Langsung ke konten utama

Dosa Sejarah Orde Baru

Agus Wibowo *) (07/01/2008 - 11:07 WIB)
Jurnalnet.com (Jogja)
Judul Buku : Diburu di Pulau Buru
Penulis : Hersri Setiawan
Penerbit : Galang PressCetakan : Pertama, Maret 2006
Tebal : 228 halaman
Mata pelajaran sejarah kita—dari sekolah dasar hingga menengah—selau menarasikan peristiwa G. 30 S/PKI atau terkenal dengan ”peristiwa 1965”. Diceritakan bahwa peristiwa berdarah yang merenggut ketuju perwira ABRI, adalah perbuatan Partai Komunis Indonesia (PKI). Dijelaskan pula bahwa Jenderal Suharto dengan “SUPERSEMAR-nya”, berhasil menumpas “penghianatan” PKI tersebut. Akhirnya, berbagai gelar kehormatan pun dianugerahkan kepadanya. Suharto lantas dipuja-puja laksana “dewa penolong” bagi bangsa ini.
Namun, pelajaran sejarah saat itu —bahkan sampai saat ini, nyaris bungkam. Bukan hanya terhadap apa yang dialami oleh sepuluh ribu tahanan politik (tapol) di Pulau Buru, tetapi juga tentang pembantaian dan penahanan atas ratusan ribu (atau bahkan jutaan?) anggota dan simpatisan—atau yang sekedar dituduh sebagai anggota simpatisan PKI.
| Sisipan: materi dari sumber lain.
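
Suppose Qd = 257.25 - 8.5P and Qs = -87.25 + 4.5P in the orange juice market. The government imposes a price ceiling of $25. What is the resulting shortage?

Equilibrium price would be P* = 26.5, so the ceiling at 25 binds.
At P = 25: Qd = 257.25 − 8.5(25) = 44.75, Qs = -87.25 + 4.5(25) = 25.25.
Shortage = 44.75 − 25.25 = 19.5.

Shortage = 19.5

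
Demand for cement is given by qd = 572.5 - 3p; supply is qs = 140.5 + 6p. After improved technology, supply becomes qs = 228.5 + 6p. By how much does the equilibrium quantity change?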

Dalam narasi sejarah yang diciptakan oleh rezim Orba, pembantaian dan penahanan massal serta pengalaman getir para tapol di Pulau Buru —dan di tempat-tempat lain di Indonesia— dianggap tidak pernah ada. Yang ditonjol-tonjolkan dalam “narasi sejarah penguasa” adalah kisah heroik militeristik, yang dipimpin oleh Jenderal Suharto dan didukung oleh segenap warga yang merasa “setia kepada Pancasila dan UUD 1945” dalam “mengikis habis PKI hingga ke akar-akarnya”. Anehnya, narasi ini diterima sebagai salah-satunya kebenaran sejarah. Dengan narasi sejarah inilah rezim Orba mengindoktrinasi segenap warga bahwa kita adalah bangsa yang “satun”, “beradab”, “berbudi luhur”, “berperikemanusiaan” dan “berketuhanan” . Sedangkan komunis adalah “biadab”, “tidak berkemanusiaan” serta atheis. Patut untuk dibasmi!
Buku yang ada di tangan pembaca ini merupakan kisah nyata yang ditulis oleh orang yang terlibat langsung peristiwa sejarah tersebut. Ia bersama ribuan tapol lainnya, oleh rezim Orba dipaksa menjalani hidup tanpa harkat dan martabat kemanusiaan di Pulau Buru selama hampir sepanjang dasawarsa 1970-an.
Buku ini mengajak kita untuk menghentikan pemberhalaan masa lalu, sekaligus meninggalkan watak “narsistik” warisan Orba itu. Kita diajak melihat bagaimana nilai-nilai kemanusiaan diinjak-injak justru oleh mereka yang paling getol mengaku berprikemanusiaan; keberadaban Tuhan diingkari justru oleh mereka yang mengklaim sebagai yang paling berketuhanan.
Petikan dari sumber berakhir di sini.